In recent decades, collaboration among teachers has become more common than it once was. It used to be that teachers made most instructional decisions on their own: They closed their classroom doors and did what they thought was best. That approach contributed to confusion and incoherence. Think about what an elementary-school student would need to do in order to learn to read from a series of elementary-school teachers who differed in their approaches: one who focused on sight words, one who favored phonics, one who integrated reading and other language arts, one who asked students to read literature only, and one who asked students to read nonfiction only. Even a good reader might have trouble learning when the ground rules change each year.
Not surprisingly, coherence in instructional approach offers students a much better opportunity to learn. And it also helps teachers and those who assist them, including paraprofessionals and related service providers. By collaborating, educators can share the wisdom they bring to the work and can learn from one another. They can also establish “norms” of practice—unwritten rules for doing things in particular ways. Some important norms of practice are: (1) giving students multiple ways to learn content, (2) checking frequently to see if students are learning, and (3) using data about students’ learning to evaluate the effectiveness of teaching.

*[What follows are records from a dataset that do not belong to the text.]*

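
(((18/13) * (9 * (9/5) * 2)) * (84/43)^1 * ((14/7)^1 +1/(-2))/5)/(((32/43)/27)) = 1240029/1300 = 953.87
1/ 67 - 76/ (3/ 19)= -96745/ 201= -481.32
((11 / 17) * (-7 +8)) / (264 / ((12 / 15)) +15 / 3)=11 / 5695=0.00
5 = 5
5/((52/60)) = 75/13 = 5.77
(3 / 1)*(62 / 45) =62 / 15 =4.13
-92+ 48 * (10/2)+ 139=287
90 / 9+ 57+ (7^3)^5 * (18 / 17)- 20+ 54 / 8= 341824428719551 / 68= 5026829834111.04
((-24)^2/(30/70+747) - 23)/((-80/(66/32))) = 79959/139520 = 0.57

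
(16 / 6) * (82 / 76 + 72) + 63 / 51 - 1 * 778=-563849 / 969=-581.89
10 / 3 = 3.33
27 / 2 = 13.50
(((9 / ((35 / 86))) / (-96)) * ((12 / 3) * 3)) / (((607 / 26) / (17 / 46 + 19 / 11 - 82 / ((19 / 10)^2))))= 18947646549 / 7761478340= 2.44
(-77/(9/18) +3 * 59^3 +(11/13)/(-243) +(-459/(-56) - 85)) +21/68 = 1852257504415/3007368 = 615906.50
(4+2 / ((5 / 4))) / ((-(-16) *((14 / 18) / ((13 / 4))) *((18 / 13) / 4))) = 169 / 40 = 4.22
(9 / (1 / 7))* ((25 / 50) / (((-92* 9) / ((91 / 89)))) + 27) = 27854939 / 16376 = 1700.96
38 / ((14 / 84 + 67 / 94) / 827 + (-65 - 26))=-4431066 / 10611113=-0.42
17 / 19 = 0.89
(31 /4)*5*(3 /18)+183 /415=6.90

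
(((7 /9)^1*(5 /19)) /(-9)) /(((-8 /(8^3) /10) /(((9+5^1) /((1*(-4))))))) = -78400 /1539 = -50.94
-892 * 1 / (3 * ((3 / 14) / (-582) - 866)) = 2422672 / 7056171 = 0.34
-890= -890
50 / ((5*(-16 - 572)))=-5 / 294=-0.02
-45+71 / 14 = -559 / 14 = -39.93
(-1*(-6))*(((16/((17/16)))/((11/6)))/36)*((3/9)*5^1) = 1280/561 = 2.28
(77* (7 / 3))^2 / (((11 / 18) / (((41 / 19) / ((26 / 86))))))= 93125186 / 247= 377025.04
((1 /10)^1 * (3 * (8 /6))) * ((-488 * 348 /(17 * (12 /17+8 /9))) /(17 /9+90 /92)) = -5186592 /5935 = -873.90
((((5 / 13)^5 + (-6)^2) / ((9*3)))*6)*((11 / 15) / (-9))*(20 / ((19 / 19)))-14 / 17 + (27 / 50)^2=-52042275486793 / 3834528457500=-13.57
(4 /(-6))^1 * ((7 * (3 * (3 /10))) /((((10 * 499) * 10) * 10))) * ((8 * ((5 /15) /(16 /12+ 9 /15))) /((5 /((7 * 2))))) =-294 /9044375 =-0.00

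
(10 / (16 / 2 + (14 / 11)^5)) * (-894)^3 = -630115312.79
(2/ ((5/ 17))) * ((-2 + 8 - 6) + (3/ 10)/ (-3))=-17/ 25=-0.68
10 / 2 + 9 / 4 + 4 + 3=57 / 4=14.25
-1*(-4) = 4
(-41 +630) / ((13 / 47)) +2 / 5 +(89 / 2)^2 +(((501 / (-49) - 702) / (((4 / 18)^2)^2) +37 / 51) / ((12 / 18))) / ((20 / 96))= -227267341501 / 108290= -2098691.86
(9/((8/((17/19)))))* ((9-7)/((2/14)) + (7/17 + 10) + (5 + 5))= 5265/152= 34.64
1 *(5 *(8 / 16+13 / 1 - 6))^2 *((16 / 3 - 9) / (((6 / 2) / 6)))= -20625 / 2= -10312.50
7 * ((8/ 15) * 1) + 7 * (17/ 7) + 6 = 401/ 15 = 26.73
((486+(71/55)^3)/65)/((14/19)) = 118700543/11646250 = 10.19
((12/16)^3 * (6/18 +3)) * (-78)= -1755/16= -109.69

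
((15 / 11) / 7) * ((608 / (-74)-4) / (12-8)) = -1695 / 2849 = -0.59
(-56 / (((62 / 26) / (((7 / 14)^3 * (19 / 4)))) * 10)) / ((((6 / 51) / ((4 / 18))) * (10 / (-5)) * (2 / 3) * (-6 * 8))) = -29393 / 714240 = -0.04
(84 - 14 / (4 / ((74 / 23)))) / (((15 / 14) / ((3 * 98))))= 2295356 / 115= 19959.62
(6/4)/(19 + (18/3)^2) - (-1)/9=137/990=0.14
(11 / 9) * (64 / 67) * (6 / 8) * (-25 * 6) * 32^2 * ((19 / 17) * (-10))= 1712128000 / 1139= 1503185.25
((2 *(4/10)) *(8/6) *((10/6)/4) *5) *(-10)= -200/9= -22.22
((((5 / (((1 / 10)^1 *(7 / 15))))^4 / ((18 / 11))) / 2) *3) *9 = 2610351562500 / 2401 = 1087193487.09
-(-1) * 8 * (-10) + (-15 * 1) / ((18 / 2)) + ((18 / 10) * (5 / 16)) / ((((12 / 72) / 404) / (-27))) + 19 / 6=-36893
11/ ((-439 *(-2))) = 11/ 878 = 0.01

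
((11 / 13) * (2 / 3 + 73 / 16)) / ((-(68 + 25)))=-2761 / 58032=-0.05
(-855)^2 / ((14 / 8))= 2924100 / 7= 417728.57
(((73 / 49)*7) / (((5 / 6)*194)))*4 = 876 / 3395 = 0.26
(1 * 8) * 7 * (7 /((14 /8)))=224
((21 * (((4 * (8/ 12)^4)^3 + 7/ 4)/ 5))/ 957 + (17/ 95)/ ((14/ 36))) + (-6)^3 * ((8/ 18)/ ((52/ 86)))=-928003353452423/ 5862336299820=-158.30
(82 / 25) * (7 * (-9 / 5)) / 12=-861 / 250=-3.44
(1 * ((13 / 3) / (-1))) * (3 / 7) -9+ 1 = -69 / 7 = -9.86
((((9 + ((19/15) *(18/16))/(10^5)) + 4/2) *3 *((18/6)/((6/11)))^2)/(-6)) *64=-5324006897/500000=-10648.01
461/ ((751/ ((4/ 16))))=0.15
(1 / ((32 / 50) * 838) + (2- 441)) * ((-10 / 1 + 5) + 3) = 5886087 / 6704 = 878.00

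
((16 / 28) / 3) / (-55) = -4 / 1155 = -0.00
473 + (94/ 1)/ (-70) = 16508/ 35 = 471.66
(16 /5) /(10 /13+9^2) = 208 /5315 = 0.04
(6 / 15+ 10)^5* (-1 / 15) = -380204032 / 46875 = -8111.02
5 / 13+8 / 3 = 119 / 39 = 3.05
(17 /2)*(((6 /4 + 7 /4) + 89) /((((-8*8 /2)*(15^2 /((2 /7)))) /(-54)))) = 18819 /11200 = 1.68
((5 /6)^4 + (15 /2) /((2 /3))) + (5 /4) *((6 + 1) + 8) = 39505 /1296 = 30.48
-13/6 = -2.17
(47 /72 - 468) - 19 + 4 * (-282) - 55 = -120193 /72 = -1669.35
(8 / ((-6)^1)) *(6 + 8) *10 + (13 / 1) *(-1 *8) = -872 / 3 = -290.67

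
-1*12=-12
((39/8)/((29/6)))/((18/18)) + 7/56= 263/232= 1.13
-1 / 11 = -0.09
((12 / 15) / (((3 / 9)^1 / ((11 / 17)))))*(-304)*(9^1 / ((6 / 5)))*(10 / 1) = -601920 / 17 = -35407.06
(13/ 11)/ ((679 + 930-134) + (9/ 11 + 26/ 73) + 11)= 949/ 1194201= 0.00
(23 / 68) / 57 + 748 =2899271 / 3876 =748.01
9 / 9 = 1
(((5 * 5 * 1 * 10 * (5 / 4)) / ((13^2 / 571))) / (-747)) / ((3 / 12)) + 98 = 11658064 / 126243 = 92.35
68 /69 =0.99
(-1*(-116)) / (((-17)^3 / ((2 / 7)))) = -232 / 34391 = -0.01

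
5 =5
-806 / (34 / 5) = -2015 / 17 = -118.53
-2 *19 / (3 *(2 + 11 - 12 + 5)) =-19 / 9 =-2.11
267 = 267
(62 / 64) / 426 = 31 / 13632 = 0.00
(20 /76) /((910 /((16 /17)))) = 8 /29393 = 0.00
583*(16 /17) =548.71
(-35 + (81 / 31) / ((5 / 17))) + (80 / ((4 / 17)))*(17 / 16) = 207783 / 620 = 335.13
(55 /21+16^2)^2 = 29495761 /441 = 66883.81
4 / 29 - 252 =-7304 / 29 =-251.86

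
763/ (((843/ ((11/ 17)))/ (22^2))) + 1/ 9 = 283.57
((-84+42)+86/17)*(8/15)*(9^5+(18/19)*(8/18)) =-5636621536/4845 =-1163389.38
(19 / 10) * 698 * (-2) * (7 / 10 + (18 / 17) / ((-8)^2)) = -12923819 / 6800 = -1900.56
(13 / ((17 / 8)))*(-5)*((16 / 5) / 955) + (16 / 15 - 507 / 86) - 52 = -47692727 / 837726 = -56.93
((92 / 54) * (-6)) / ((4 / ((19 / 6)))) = -437 / 54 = -8.09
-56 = -56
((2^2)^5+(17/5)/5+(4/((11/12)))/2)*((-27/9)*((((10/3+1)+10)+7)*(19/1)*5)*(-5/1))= 343382592/11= 31216599.27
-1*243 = -243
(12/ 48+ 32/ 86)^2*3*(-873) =-29984931/ 29584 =-1013.55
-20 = -20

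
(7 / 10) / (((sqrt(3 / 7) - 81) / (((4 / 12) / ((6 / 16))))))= -147 / 19135 - 7 * sqrt(21) / 516645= -0.01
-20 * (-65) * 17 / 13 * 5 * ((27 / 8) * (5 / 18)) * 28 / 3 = 74375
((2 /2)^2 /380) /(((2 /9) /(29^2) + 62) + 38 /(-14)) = 52983 /1193636620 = 0.00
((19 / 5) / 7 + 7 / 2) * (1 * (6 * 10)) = 1698 / 7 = 242.57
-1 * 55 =-55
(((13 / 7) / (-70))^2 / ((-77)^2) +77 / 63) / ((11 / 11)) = 15659083421 / 12811976100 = 1.22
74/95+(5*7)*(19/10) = 12783/190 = 67.28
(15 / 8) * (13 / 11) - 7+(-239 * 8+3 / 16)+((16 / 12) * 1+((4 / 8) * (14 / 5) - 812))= -7196279 / 2640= -2725.86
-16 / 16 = -1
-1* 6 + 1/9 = -53/9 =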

In Ohio schools, teaming represents a major part of the overall educational improvement strategy. Ideally, districts create teams (District Leadership Teams—DLTs) that examine achievement data as a basis for determining district-wide and building-by-building needs. A team at each school (the Building Leadership Team—BLT) then ensures that school-level strategies address the priorities of the district. The BLT works in league with smaller teams, whose members primarily are teachers (Teacher-based Teams—TBTs), to monitor students’ performance, select and implement promising strategies, evaluate the effectiveness of those strategies, and provide relevant support to teachers.
Not all instructional teams in Ohio include paraprofessional educators, but including parapros certainly makes sense. Paraprofessional educators assist with instruction. This part of their work allows them to observe how students learn. They might observe the learning approaches that work well with certain students, for instance, or the effects of certain types of learning activities on students’ behavior. Having the opportunity to share their insights with the team is important. Perhaps even more important is the opportunity to learn about instruction from the teachers on the team.
As this unit and several other units in this module suggest, effective teaming depends on effective communication. Team members need to …
- be trustworthy,
- listen attentively,
- allow everyone on the team to contribute to discussions,
- share ideas clearly,
- honor promises to use particular instructional approaches in the ways the team specifies, and
- assess and improve their own effectiveness.
Teams also need to be open to the recommendations of other educators. Most often these educators will be representatives of the BLT, instructional coaches, principals, curriculum directors, and school improvement consultants. Furthermore, teams can learn from one another, especially when the principal or other instructional leader creates structures that allow them to share their best work.